8. The method according to claim 5, characterized in that, The improved gated residual connection and relation-specific weighted fusion module specifically includes: Multiply the relation-aware attention weight by the temporal gating weight to obtain the message passing weight; For the role-sharing semantic edges and role-exchange semantic edges in the multi-relationship transaction topology graph, respectively configure corresponding relationship-specific weight matrices; Based on the message passing weight and the relationship-specific weight matrix, the neighbor messages of adjacent transaction nodes are aggregated to obtain aggregated neighbor messages. By using a trainable gated scalar, a gated residual connection is constructed, which fuses the characteristics of the transaction node itself with the aggregated neighbor messages, and outputs the fused characteristics of the transaction node.
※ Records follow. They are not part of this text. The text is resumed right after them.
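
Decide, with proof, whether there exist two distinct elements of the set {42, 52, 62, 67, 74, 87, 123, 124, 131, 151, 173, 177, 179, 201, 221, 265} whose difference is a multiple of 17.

No such pair exists.

Two integers differ by a multiple of 17 exactly when they have the same residue mod 17. The residues are 42↦8, 52↦1, 62↦11, 67↦16, 74↦6, 87↦2, 123↦4, 124↦5, 131↦12, 151↦15, 173↦3, 177↦7, 179↦9, 201↦14, 221↦0, 265↦10.
All 16 residues are distinct, so no two elements differ by a multiple of 17.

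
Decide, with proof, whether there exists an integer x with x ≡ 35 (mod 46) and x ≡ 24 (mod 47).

The moduli 46 and 47 are coprime, so by the Chinese Remainder Theorem a unique solution modulo 2162 exists.
Any solution of the first congruence is x = 35 + 46t; substituting into the second, 46t ≡ 24 − 35 ≡ 36 (mod 47).
Since 46·46 = 2116 = 45·47 + 1, the inverse of 46 mod 47 is 46.
Therefore t ≡ 46·36 = 1656 ≡ 11 (mod 47).
Taking t = 11 gives x = 35 + 46·11 = 541.
Indeed 541 ≡ 35 (mod 46) and 541 ≡ 24 (mod 47).

x = 541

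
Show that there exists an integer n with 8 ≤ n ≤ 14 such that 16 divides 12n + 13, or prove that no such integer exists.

For n = 8, 9, …, 14 the values of 12n + 13 modulo 16 are 13, 9, 5, 1, 13, 9, 5 respectively.
The residue 0 does not occur, so no n in [8, 14] makes 12n + 13 a multiple of 16.

No, no such integer n in that range exists.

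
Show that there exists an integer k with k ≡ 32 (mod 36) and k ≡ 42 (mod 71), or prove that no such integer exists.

Since 36 and 71 share no common factor, CRT says the pair of congruences has a solution (unique mod 2556).
Write k = 32 + 36t and require 32 + 36t ≡ 42 (mod 71), i.e. 36t ≡ 10 (mod 71).
Note 36·2 = 72 ≡ 1 (mod 71) (as 72 − 1 = 1·71), so 36⁻¹ ≡ 2.
Therefore t ≡ 2·10 = 20 (mod 71).
Taking t = 20 gives k = 32 + 36·20 = 752.
Indeed 752 ≡ 32 (mod 36) and 752 ≡ 42 (mod 71).

k = 752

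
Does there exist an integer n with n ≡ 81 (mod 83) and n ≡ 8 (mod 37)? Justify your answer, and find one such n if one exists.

Since 83 and 37 share no common factor, CRT says the pair of congruences has a solution (unique mod 3071).
Write n = 81 + 83t and require 81 + 83t ≡ 8 (mod 37), i.e. 83t ≡ 1 (mod 37).
83 ≡ 9 (mod 37), so this reads 9t ≡ 1 (mod 37). To invert 9 modulo 37: 37 = 4·9 + 1, 9 = 9·1 + 0, and unwinding, 1 = 37 − 4·9. Thus 9⁻¹ ≡ -4 ≡ 33 (mod 37).
Multiplying by 33: t ≡ 33·1 = 33 (mod 37).
Taking t = 33 gives n = 81 + 83·33 = 2820.
Verify: 2820 = 33·83 + 81 and 2820 = 76·37 + 8. ✓

n = 2820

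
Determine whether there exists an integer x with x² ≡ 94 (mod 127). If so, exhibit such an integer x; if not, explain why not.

x = 100 works: 100² = 10000, and 10000 − 94 = 9906 = 78·127.

x = 100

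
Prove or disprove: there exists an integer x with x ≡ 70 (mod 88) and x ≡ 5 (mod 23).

x = 2006

The moduli 88 and 23 are coprime, so by the Chinese Remainder Theorem a unique solution modulo 2024 exists.
Write x = 70 + 88t and require 70 + 88t ≡ 5 (mod 23), i.e. 88t ≡ 4 (mod 23).
88 ≡ 19 (mod 23), so this reads 19t ≡ 4 (mod 23). Since 19·17 = 323 = 14·23 + 1, the inverse of 19 mod 23 is 17.
Therefore t ≡ 17·4 = 68 ≡ 22 (mod 23).
With t = 22: x = 70 + 88·22 = 2006.
Check: 2006 mod 88 = 70, 2006 mod 23 = 5. ✓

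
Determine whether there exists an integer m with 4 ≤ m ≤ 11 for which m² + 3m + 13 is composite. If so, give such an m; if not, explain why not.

m = 10

At m = 10: 10² + 3·10 + 13 = 143 = 11·13, which is composite.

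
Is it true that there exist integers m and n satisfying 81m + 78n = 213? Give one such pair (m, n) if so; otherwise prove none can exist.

m = 19, n = -17

Every value of 81m + 78n is a multiple of gcd(81, 78) = 3; since 3 ∣ 213, solutions exist.
Dividing through by 3 reduces the equation to 27m + 26n = 71.
Dividing repeatedly: 27 = 1·26 + 1, 26 = 26·1 + 0.
Back-substituting, 1 = 27 − 1·26; that is, 27·1 + 26·(-1) = 1.
Scaling by 71 gives the particular solution (m, n) = (71, -71).
The general solution is m = 71 + 26k, n = -71 − 27k; taking k = -2 gives the smaller pair m = 19, n = -17.
Check: 81·19 + 78·(-17) = 1539 − 1326 = 213. ✓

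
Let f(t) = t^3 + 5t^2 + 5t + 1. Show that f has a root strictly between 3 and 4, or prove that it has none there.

f(3) = 88 and f(4) = 165, both positive, so a sign-change argument is unavailable; we show f keeps this sign on the whole interval.
Shift to the endpoint 3: with t = 3 + u (0 < u < 1), one computes f(3 + u) = u^3 + 14u^2 + 62u + 88.
The nonzero coefficients here are all positive, so for u > 0 every term is positive (or zero), and the constant term 88 is strictly positive.
Therefore f(t) > 0 throughout (3, 4), and f has no zero there.

No.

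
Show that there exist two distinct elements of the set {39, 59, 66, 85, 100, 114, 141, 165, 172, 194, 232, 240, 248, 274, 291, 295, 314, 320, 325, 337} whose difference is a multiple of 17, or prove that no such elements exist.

39 and 141 are such a pair.

Both 39 and 141 leave remainder 5 on division by 17; their difference 102 = 6·17 is a multiple of 17.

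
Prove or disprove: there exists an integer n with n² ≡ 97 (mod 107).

There is no such integer.

Apply Euler's criterion with the prime 107: 97 is a quadratic residue iff 97^53 ≡ 1 (mod 107), and a non-residue iff it is ≡ −1.
Repeated squaring mod 107: 97^2 = 9409 ≡ 100; 97^4 ≡ 100² = 10000 ≡ 49; 97^8 ≡ 49² = 2401 ≡ 47; 97^16 ≡ 47² = 2209 ≡ 69; 97^32 ≡ 69² = 4761 ≡ 53.
Since 53 = 32 + 16 + 4 + 1, 97^53 ≡ 53 · 69 · 49 · 97; multiplying out mod 107: 53·69 = 3657 ≡ 19, then 19·49 = 931 ≡ 75, then 75·97 = 7275 ≡ 106. Thus 97^53 ≡ 106 ≡ −1 (mod 107).
The value −1 means 97 is a non-residue modulo 107, so n² ≡ 97 (mod 107) is impossible.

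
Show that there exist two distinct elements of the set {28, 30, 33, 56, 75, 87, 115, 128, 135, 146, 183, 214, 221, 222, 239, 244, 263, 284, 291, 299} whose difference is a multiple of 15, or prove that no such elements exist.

Yes: 30 and 75.

30 mod 15 = 0 and 75 mod 15 = 0, so 75 − 30 = 45 = 3·15.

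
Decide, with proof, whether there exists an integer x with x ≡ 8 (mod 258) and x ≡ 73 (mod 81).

gcd(258, 81) = 3. If x ≡ 8 (mod 258) and x ≡ 73 (mod 81), then x ≡ 8 (mod 3) and x ≡ 73 (mod 3).
However 8 ≡ 2 and 73 ≡ 1 (mod 3), and 2 ≠ 1.
So no integer satisfies both congruences.

There is no such integer.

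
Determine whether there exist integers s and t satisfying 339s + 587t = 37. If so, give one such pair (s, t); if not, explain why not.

s = 433, t = -250

339 and 587 are coprime, so 339s + 587t ranges over all of ℤ.
Euclidean algorithm: 587 = 1·339 + 248, 339 = 1·248 + 91, 248 = 2·91 + 66, 91 = 1·66 + 25, 66 = 2·25 + 16, 25 = 1·16 + 9, 16 = 1·9 + 7, 9 = 1·7 + 2, 7 = 3·2 + 1, 2 = 2·1 + 0.
Back-substituting, 1 = 7 − 3·2 = 7 − 3·(9 − 1·7) = −3·9 + 4·7 = −3·9 + 4·(16 − 1·9) = 4·16 − 7·9 = 4·16 − 7·(25 − 1·16) = −7·25 + 11·16 = −7·25 + 11·(66 − 2·25) = 11·66 − 29·25 = 11·66 − 29·(91 − 1·66) = −29·91 + 40·66 = −29·91 + 40·(248 − 2·91) = 40·248 − 109·91 = 40·248 − 109·(339 − 1·248) = −109·339 + 149·248 = −109·339 + 149·(587 − 1·339) = 149·587 − 258·339; that is, 339·(-258) + 587·149 = 1.
Times 37: 339·(-9546) + 587·5513 = 37, so (-9546, 5513) solves it.
Shifting by a multiple of (587, −339) keeps it a solution: s = -9546 + 17·587 = 433, t = 5513 − 17·339 = -250.
Indeed 339·433 + 587·(-250) = 146787 − 146750 = 37.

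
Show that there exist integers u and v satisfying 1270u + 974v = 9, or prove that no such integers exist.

There are no such integers.

gcd(1270, 974) = 2, so every integer of the form 1270u + 974v is a multiple of 2.
However 9 leaves remainder 1 on division by 2.
Hence no integers u, v satisfy the equation.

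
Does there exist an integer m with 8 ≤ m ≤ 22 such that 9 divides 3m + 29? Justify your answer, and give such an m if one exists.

There is no such integer m in that range.

The values of 3m + 29 for m = 8, 9, …, 22 are 53, 56, 59, 62, 65, 68, 71, 74, 77, 80, 83, 86, 89, 92, 95; reduced mod 9 these are 8, 2, 5, 8, 2, 5, 8, 2, 5, 8, 2, 5, 8, 2, 5.
None is 0, so 9 never divides 3m + 29 on this range.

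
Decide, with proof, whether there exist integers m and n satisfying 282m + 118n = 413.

gcd(282, 118) = 2, so every integer of the form 282m + 118n is a multiple of 2.
However 413 leaves remainder 1 on division by 2.
Hence no integers m, n satisfy the equation.

No such integers exist.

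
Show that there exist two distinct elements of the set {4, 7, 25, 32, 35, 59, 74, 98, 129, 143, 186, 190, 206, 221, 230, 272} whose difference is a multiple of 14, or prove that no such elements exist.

4 mod 14 = 4 and 32 mod 14 = 4, so 32 − 4 = 28 = 2·14.

Yes: 4 and 32.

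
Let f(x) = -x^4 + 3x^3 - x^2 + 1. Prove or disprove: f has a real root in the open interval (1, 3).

Yes, f has a root in the interval.

f(1) = 2 and f(3) = -8, which have opposite signs.
As a polynomial, f is continuous on every closed interval.
By the Intermediate Value Theorem f must vanish at some point of (1, 3).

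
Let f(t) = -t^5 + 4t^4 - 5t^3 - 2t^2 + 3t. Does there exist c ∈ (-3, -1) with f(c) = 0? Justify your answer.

No such root exists.

f(-3) = 675 and f(-1) = 5, both positive, so a sign-change argument is unavailable; we show f keeps this sign on the whole interval.
Shift to the endpoint -1: with t = -1 − u (0 < u < 2), one computes f(-1 − u) = u^5 + 9u^4 + 31u^3 + 47u^2 + 29u + 5.
All 6 nonzero coefficients of this polynomial in u are positive; hence for u > 0 the value is a sum of positive terms (the constant 5 among them).
So f is strictly positive on (-3, -1); no root exists in the interval.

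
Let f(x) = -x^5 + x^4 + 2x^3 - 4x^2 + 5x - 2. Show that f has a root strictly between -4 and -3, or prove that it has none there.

No such root exists.

The endpoint values f(-4) = 1066 and f(-3) = 217 are both positive. Claim: f(x) > 0 for every x in (-4, -3).
Shift to the endpoint -3: with x = -3 − u (0 < u < 1), one computes f(-3 − u) = u^5 + 16u^4 + 100u^3 + 302u^2 + 430u + 217.
The nonzero coefficients here are all positive, so for u > 0 every term is positive (or zero), and the constant term 217 is strictly positive.
Therefore f(x) > 0 throughout (-4, -3), and f has no zero there.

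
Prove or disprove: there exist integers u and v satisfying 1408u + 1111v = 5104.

Every value of 1408u + 1111v is a multiple of gcd(1408, 1111) = 11; since 11 ∣ 5104, solutions exist.
Dividing through by 11 reduces the equation to 128u + 101v = 464.
Dividing repeatedly: 128 = 1·101 + 27, 101 = 3·27 + 20, 27 = 1·20 + 7, 20 = 2·7 + 6, 7 = 1·6 + 1, 6 = 6·1 + 0.
Unwinding: 1 = 7 − 1·6 = 7 − (20 − 2·7) = −20 + 3·7 = −20 + 3·(27 − 1·20) = 3·27 − 4·20 = 3·27 − 4·(101 − 3·27) = −4·101 + 15·27 = −4·101 + 15·(128 − 1·101) = 15·128 − 19·101, i.e. 128·15 + 101·(-19) = 1.
Scaling by 464 gives the particular solution (u, v) = (6960, -8816).
Shifting by a multiple of (101, −128) keeps it a solution: u = 6960 − 68·101 = 92, v = -8816 + 68·128 = -112.
Check: 1408·92 + 1111·(-112) = 129536 − 124432 = 5104. ✓

u = 92, v = -112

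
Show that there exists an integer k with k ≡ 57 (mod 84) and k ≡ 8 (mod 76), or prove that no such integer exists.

There is no such integer.

gcd(84, 76) = 4. If k ≡ 57 (mod 84) and k ≡ 8 (mod 76), then k ≡ 57 (mod 4) and k ≡ 8 (mod 4).
However 57 ≡ 1 and 8 ≡ 0 (mod 4), and 1 ≠ 0.
So no integer satisfies both congruences.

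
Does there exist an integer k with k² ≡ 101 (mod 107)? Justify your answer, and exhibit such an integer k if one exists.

k = 84

k = 84 works: 84² = 7056, and 7056 − 101 = 6955 = 65·107.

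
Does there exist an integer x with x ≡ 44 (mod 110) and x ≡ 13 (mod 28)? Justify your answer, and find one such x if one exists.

There is no such integer.

gcd(110, 28) = 2. If x ≡ 44 (mod 110) and x ≡ 13 (mod 28), then x ≡ 44 (mod 2) and x ≡ 13 (mod 2).
But 44 mod 2 = 0 while 13 mod 2 = 1, a contradiction.
Hence the system has no solution.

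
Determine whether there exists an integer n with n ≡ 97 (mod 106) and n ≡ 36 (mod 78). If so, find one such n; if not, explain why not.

gcd(106, 78) = 2. If n ≡ 97 (mod 106) and n ≡ 36 (mod 78), then n ≡ 97 (mod 2) and n ≡ 36 (mod 2).
However 97 ≡ 1 and 36 ≡ 0 (mod 2), and 1 ≠ 0.
So no integer satisfies both congruences.

No, no such integer exists.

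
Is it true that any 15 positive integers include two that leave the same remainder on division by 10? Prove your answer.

Yes.

Partition the integers by their residue mod 10; there are 10 classes.
Placing 15 integers into 10 classes, some class receives at least two — say a and b.
So a and b have equal remainders mod 10, which is exactly what was to be shown.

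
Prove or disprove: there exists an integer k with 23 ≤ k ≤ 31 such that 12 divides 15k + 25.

At k = 23, 15·23 + 25 = 370 ≡ 10 (mod 12), and each step in k adds 15 ≡ 3 (mod 12), giving residues 10, 1, 4, 7, 10, 1, 4, 7, 10 for k = 23, 24, …, 31.
The residue 0 does not occur, so no k in [23, 31] makes 15k + 25 a multiple of 12.

There is no such integer k in that range.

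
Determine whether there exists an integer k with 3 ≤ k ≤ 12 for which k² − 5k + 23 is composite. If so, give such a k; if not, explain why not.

No such integer k in that range exists.

The values for k = 3, 4, …, 12 are 17, 19, 23, 29, 37, 47, 59, 73, 89, 107, and each of these is prime.
So no value in the range makes the expression composite.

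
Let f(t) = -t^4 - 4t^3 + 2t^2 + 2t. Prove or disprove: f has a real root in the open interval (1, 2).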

9. The method according to claim 1, characterized in that, It also includes training the data resale violation detection model based on the enhanced relational graph convolutional network, specifically including: The multi-relationship transaction topology graph with the label of illegal resale is used as a training sample and input into the data illegal resale detection model; The illegal resale prediction results of the transaction nodes are obtained by forward propagation through the aforementioned data illegal resale detection model; The loss function value is calculated based on the predicted results of illegal resale and the labeled information. Based on the loss function value, the trainable parameters of the data illegal resale detection model are updated through backpropagation; The model training is completed when the loss function value converges or the preset number of iterations is reached.
10. A data resale violation detection system based on an enhanced relational graph convolutional network, characterized in that, include: The transaction relationship construction module is used to obtain data transaction information from multiple platforms and construct a multi-relationship transaction topology graph with each transaction as a node and including semantic edges of role sharing and role exchange. The illegal resale detection module is used to input the multi-relationship transaction topology graph into the data illegal resale detection model based on the enhanced relational graph convolutional network, in order to detect illegal resale in the transaction information.